The marketers who make the real bucks are the ones whose web sites have the highest visitor value, which is the average sales value of each click they get.
When you see your ‘visitor value’ go up, it means you will see more money getting put in your banking account. It also means more affiliates and JV partners will come looking for you because you can aggressively advertise and payout more money to them.
There is a base success measurement in each business or industry. Retail sales is real estate, and your local mall values its real estate by the square foot. So, a retail stores base measure of success is calculated by its dollars in sales divided by square footage of the store.
On Google, traffic is charged for on the basis of dollars per visitor. So success is also measured in dollars per visitor. If 100 people come to your site and you get $200 of sales, then your value per visitor is $2. This is the most fundamental measure of your web site’s success.
Your goal in business is to achieve a good value per visitor, or high visitor value.
Having a higher visitor value, you will be up there with the likes of Nordstrom, Lord & Taylor, Starbucks, Saks Fifth Avenue, and Macy’s.
If you have a low visitor value, you’re destined to be like the strip-mall stores: Dollar General, TJ. Maxx, Piercing Pagoda, and Wal-Mart.
If your visitor value is even lower than that, you’re on the slag heap, eeking out a meager existence at a flea market, or hawking your excess inventory on eBay.
Profit is your goal. That’s why you’re in business in the first place. But your profit alone doesn’t tell you how sleek and effective your sales process is. You might just be getting lucky with unusually cheap click prices.
‘Visitor Value’ is the assessment of the real value of your clicks. It is an assessment of the sharpness of your website, the effectiveness of your sales copy and the power of your offer.

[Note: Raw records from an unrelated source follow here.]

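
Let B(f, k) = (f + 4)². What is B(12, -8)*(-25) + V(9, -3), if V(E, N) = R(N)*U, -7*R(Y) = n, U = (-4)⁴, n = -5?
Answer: -43520/7 ≈ -6217.1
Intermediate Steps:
B(f, k) = (4 + f)²
U = 256
R(Y) = 5/7 (R(Y) = -⅐*(-5) = 5/7)
V(E, N) = 1280/7 (V(E, N) = (5/7)*256 = 1280/7)
B(12, -8)*(-25) + V(9, -3) = (4 + 12)²*(-25) + 1280/7 = 16²*(-25) + 1280/7 = 256*(-25) + 1280/7 = -6400 + 1280/7 = -43520/7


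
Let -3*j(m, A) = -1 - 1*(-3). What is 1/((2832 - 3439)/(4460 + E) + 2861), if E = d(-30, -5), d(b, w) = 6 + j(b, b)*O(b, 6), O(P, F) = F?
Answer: 4462/12765175 ≈ 0.00034954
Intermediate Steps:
j(m, A) = -2/3 (j(m, A) = -(-1 - 1*(-3))/3 = -(-1 + 3)/3 = -1/3*2 = -2/3)
d(b, w) = 2 (d(b, w) = 6 - 2/3*6 = 6 - 4 = 2)
E = 2
1/((2832 - 3439)/(4460 + E) + 2861) = 1/((2832 - 3439)/(4460 + 2) + 2861) = 1/(-607/4462 + 2861) = 1/(12765175/4462) = 4462/12765175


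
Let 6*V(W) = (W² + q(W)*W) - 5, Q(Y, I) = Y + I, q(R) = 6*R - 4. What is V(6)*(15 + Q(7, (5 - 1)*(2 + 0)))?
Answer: 1115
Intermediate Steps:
q(R) = -4 + 6*R
Q(Y, I) = I + Y
V(W) = -⅚ + W²/6 + W*(-4 + 6*W)/6 (V(W) = ((W² + (-4 + 6*W)*W) - 5)/6 = ((W² + W*(-4 + 6*W)) - 5)/6 = (-5 + W² + W*(-4 + 6*W))/6 = -⅚ + W²/6 + W*(-4 + 6*W)/6)
V(6)*(15 + Q(7, (5 - 1)*(2 + 0))) = (-⅚ - ⅔*6 + (7/6)*6²)*(15 + ((5 - 1)*(2 + 0) + 7)) = (-⅚ - 4 + (7/6)*36)*(15 + (4*2 + 7)) = (-⅚ - 4 + 42)*(15 + (8 + 7)) = 223*(15 + 15)/6 = (223/6)*30 = 1115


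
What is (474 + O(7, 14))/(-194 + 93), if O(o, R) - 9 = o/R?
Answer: -967/202 ≈ -4.7871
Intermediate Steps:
O(o, R) = 9 + o/R
(474 + O(7, 14))/(-194 + 93) = (474 + (9 + 7/14))/(-194 + 93) = (474 + (9 + 7*(1/14)))/(-101) = (474 + (9 + 1/2))*(-1/101) = (474 + 19/2)*(-1/101) = (967/2)*(-1/101) = -967/202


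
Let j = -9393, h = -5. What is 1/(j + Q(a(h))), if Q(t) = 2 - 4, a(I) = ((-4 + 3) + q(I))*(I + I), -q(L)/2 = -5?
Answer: -1/9395 ≈ -0.00010644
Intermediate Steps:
q(L) = 10 (q(L) = -2*(-5) = 10)
a(I) = 18*I (a(I) = ((-4 + 3) + 10)*(I + I) = (-1 + 10)*(2*I) = 9*(2*I) = 18*I)
Q(t) = -2
1/(j + Q(a(h))) = 1/(-9393 - 2) = 1/(-9395) = -1/9395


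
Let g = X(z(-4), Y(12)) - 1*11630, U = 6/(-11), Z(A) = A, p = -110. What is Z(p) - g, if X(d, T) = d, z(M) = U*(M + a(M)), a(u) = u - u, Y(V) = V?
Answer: 126696/11 ≈ 11518.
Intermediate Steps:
a(u) = 0
U = -6/11 (U = 6*(-1/11) = -6/11 ≈ -0.54545)
z(M) = -6*M/11 (z(M) = -6*(M + 0)/11 = -6*M/11)
g = -127906/11 (g = -6/11*(-4) - 1*11630 = 24/11 - 11630 = -127906/11 ≈ -11628.)
Z(p) - g = -110 - 1*(-127906/11) = -110 + 127906/11 = 126696/11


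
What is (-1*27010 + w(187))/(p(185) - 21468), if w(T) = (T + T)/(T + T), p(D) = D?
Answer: 27009/21283 ≈ 1.2690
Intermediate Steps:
w(T) = 1 (w(T) = (2*T)/((2*T)) = (2*T)*(1/(2*T)) = 1)
(-1*27010 + w(187))/(p(185) - 21468) = (-1*27010 + 1)/(185 - 21468) = (-27010 + 1)/(-21283) = -27009*(-1/21283) = 27009/21283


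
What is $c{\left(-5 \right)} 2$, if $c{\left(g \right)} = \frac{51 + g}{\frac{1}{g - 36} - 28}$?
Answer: $- \frac{3772}{1149} \approx -3.2829$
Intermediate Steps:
$c{\left(g \right)} = \frac{51 + g}{-28 + \frac{1}{-36 + g}}$ ($c{\left(g \right)} = \frac{51 + g}{\frac{1}{-36 + g} - 28} = \frac{51 + g}{-28 + \frac{1}{-36 + g}}$)
$c{\left(-5 \right)} 2 = \frac{1836 - \left(-5\right)^{2} - -75}{-1009 + 28 \left(-5\right)} 2 = \frac{1836 - 25 + 75}{-1009 - 140} \cdot 2 = \frac{1836 - 25 + 75}{-1149} \cdot 2 = \left(- \frac{1}{1149}\right) 1886 \cdot 2 = \left(- \frac{1886}{1149}\right) 2 = - \frac{3772}{1149}$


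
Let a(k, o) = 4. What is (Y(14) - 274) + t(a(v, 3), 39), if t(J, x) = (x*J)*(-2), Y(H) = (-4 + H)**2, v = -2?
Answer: -486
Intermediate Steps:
t(J, x) = -2*J*x (t(J, x) = (J*x)*(-2) = -2*J*x)
(Y(14) - 274) + t(a(v, 3), 39) = ((-4 + 14)**2 - 274) - 2*4*39 = (10**2 - 274) - 312 = (100 - 274) - 312 = -174 - 312 = -486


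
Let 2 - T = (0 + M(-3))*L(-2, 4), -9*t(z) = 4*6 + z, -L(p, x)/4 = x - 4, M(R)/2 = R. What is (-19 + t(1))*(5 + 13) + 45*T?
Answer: -302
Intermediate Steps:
M(R) = 2*R
L(p, x) = 16 - 4*x (L(p, x) = -4*(x - 4) = -4*(-4 + x) = 16 - 4*x)
t(z) = -8/3 - z/9 (t(z) = -(4*6 + z)/9 = -(24 + z)/9 = -8/3 - z/9)
T = 2 (T = 2 - (0 + 2*(-3))*(16 - 4*4) = 2 - (0 - 6)*(16 - 16) = 2 - (-6)*0 = 2 - 1*0 = 2 + 0 = 2)
(-19 + t(1))*(5 + 13) + 45*T = (-19 + (-8/3 - ⅑*1))*(5 + 13) + 45*2 = (-19 + (-8/3 - ⅑))*18 + 90 = (-19 - 25/9)*18 + 90 = -196/9*18 + 90 = -392 + 90 = -302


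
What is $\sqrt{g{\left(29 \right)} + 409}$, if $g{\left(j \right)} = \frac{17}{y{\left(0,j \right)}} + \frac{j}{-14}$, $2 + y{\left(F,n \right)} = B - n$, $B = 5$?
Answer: $\frac{\sqrt{3364361}}{91} \approx 20.156$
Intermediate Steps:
$y{\left(F,n \right)} = 3 - n$ ($y{\left(F,n \right)} = -2 - \left(-5 + n\right) = 3 - n$)
$g{\left(j \right)} = \frac{17}{3 - j} - \frac{j}{14}$ ($g{\left(j \right)} = \frac{17}{3 - j} + \frac{j}{-14} = \frac{17}{3 - j} + j \left(- \frac{1}{14}\right) = \frac{17}{3 - j} - \frac{j}{14}$)
$\sqrt{g{\left(29 \right)} + 409} = \sqrt{\frac{-238 - 29 \left(-3 + 29\right)}{14 \left(-3 + 29\right)} + 409} = \sqrt{\frac{-238 - 29 \cdot 26}{14 \cdot 26} + 409} = \sqrt{\frac{1}{14} \cdot \frac{1}{26} \left(-238 - 754\right) + 409} = \sqrt{\frac{1}{14} \cdot \frac{1}{26} \left(-992\right) + 409} = \sqrt{- \frac{248}{91} + 409} = \sqrt{\frac{36971}{91}} = \frac{\sqrt{3364361}}{91}$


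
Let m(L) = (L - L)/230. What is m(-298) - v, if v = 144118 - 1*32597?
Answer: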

How do you calculate visitor value? Simple:
Visitor Value = (Your Total Sales Value) / (Your Number of Clicks)
So if you make 50 percent margin on a $1,000 product and one out of every 100 visitors buys, then your visitor value is $10. In theory you can spend up to $5 per visitor to buy the traffic and still break even. If one out of every 1,000 visitors buys, then your visitor value is $1, and in theory you can spend up to $0.50 to buy the traffic.
Of course this is an oversimplified explanation of how this works. But this part is definite: visitor value helps you know the value of your clicks and what you can do about them.